Michaelmas Cay provides a wonderful safe haven in rough conditions at other reefs, here divers will find a sheltered, clear and calm space of beautiful coral gardens safe for both snorkelling and diving.
Michaelmas Cay is famous for it’s protected seabird sanctuary, with 27 000 migratory birds making it their home. This is one of the most important nesting sights in the Southern Hemisphere and an absolute haven for any nature lover.
Michaelmas Cay is a small reef sand island that perches on the western tip of Michaelmas Reef, 43 km north-east of Cairns. This vegetated coral reef island covers an area of 1.5 hectares and rises to a height of 3.5 metres above sea level.
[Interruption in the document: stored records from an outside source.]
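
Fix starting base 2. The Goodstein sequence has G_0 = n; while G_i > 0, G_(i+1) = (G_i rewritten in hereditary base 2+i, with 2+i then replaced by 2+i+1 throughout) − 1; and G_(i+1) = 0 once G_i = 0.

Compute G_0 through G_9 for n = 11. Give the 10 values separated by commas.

(0) 11|_2 = 2^(2 + 1) + 2 + 1 ↦ 3^(3 + 1) + 3 + 1|_3 = 85 ⇒ 84
(1) 84|_3 = 3^(3 + 1) + 3 ↦ 4^(4 + 1) + 4|_4 = 1028 ⇒ 1027
(2) 1027|_4 = 4^(4 + 1) + 3 ↦ 5^(5 + 1) + 3|_5 = 15628 ⇒ 15627
(3) 15627|_5 = 5^(5 + 1) + 2 ↦ 6^(6 + 1) + 2|_6 = 279938 ⇒ 279937
(4) 279937|_6 = 6^(6 + 1) + 1 ↦ 7^(7 + 1) + 1|_7 = 5764802 ⇒ 5764801
(5) 5764801|_7 = 7^(7 + 1) ↦ 8^(8 + 1)|_8 = 134217728 ⇒ 134217727
(6) 134217727|_8 = 7·8^8 + 7·8^7 + 7·8^6 + 7·8^5 + 7·8^4 + 7·8^3 + 7·8^2 + 7·8 + 7 ↦ 7·9^9 + 7·9^7 + 7·9^6 + 7·9^5 + 7·9^4 + 7·9^3 + 7·9^2 + 7·9 + 7|_9 = 2749609303 ⇒ 2749609302
(7) 2749609302|_9 = 7·9^9 + 7·9^7 + 7·9^6 + 7·9^5 + 7·9^4 + 7·9^3 + 7·9^2 + 7·9 + 6 ↦ 7·10^10 + 7·10^7 + 7·10^6 + 7·10^5 + 7·10^4 + 7·10^3 + 7·10^2 + 7·10 + 6|_10 = 70077777776 ⇒ 70077777775
(8) 70077777775|_10 = 7·10^10 + 7·10^7 + 7·10^6 + 7·10^5 + 7·10^4 + 7·10^3 + 7·10^2 + 7·10 + 5 ↦ 7·11^11 + 7·11^7 + 7·11^6 + 7·11^5 + 7·11^4 + 7·11^3 + 7·11^2 + 7·11 + 5|_11 = 1997331745491 ⇒ 1997331745490

11, 84, 1027, 15627, 279937, 5764801, 134217727, 2749609302, 70077777775, 1997331745490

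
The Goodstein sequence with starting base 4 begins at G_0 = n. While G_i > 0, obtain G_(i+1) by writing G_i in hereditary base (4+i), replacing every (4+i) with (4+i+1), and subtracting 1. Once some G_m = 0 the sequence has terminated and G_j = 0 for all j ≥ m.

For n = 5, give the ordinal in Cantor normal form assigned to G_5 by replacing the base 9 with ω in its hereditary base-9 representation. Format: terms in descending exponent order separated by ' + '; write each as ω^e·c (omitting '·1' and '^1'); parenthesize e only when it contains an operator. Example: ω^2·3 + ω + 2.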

The Reef that surrounds Michaelmas Cay is made up of hard limestone skeletons of millions of living coral polyps. The skeletons are created from dissolved limestone extracted from the water by the polyps for their own protection. When these polyps die, their skeletons and the remains of other marine plants and animals together form the foundation for the new polyps to build on. Fragments of the reef, washed to the leeside of the reef by waves and winds, gathered over time to form Michaelmas Cay. The centre portion of the Cay is covered by vegetation. The seeds carried in by the birds and the waves help vegetation flourish which in turn provides an ideal habitat for the seabirds to roost and nest.
Michaelmas Cay is a World famous natural seabird habitat on the northern section of the Great Barrier Reef, and is one of the most accessible of all reef islands. Michaelmas Cay is known to be home to around 38 species including 3 woodland and 35 seabird species. Sooty terns, crested and lesser crested terns and common noddies are the most commonly found seabirds on the island. Silver gulls, ruddy turnstones and black noddies, and black-naped terns, bridled terns and roseate terns also find this island an ideal nesting habitat. Breeding activity occurs throughout the year on the island. While most of the seabird species breed annually, sooty terns breed every 8.5 months. Michaelmas Cay is considered to be the fifth largest seabird colony on the Great Barrier Reef.
The reef life surrounding Michaelmas Cay is rich with an abundant variety of sea turtles and several species of giant clams, trevally, reef sharks and hundreds of species of brightly coloured reef fish. The calm sheltered waters around Michaelmas Cay are ideal for snorkelling and scuba diving – even for beginners! The sandy lagoon is wind protected during all weathers and the coral is within easy reach from the beach.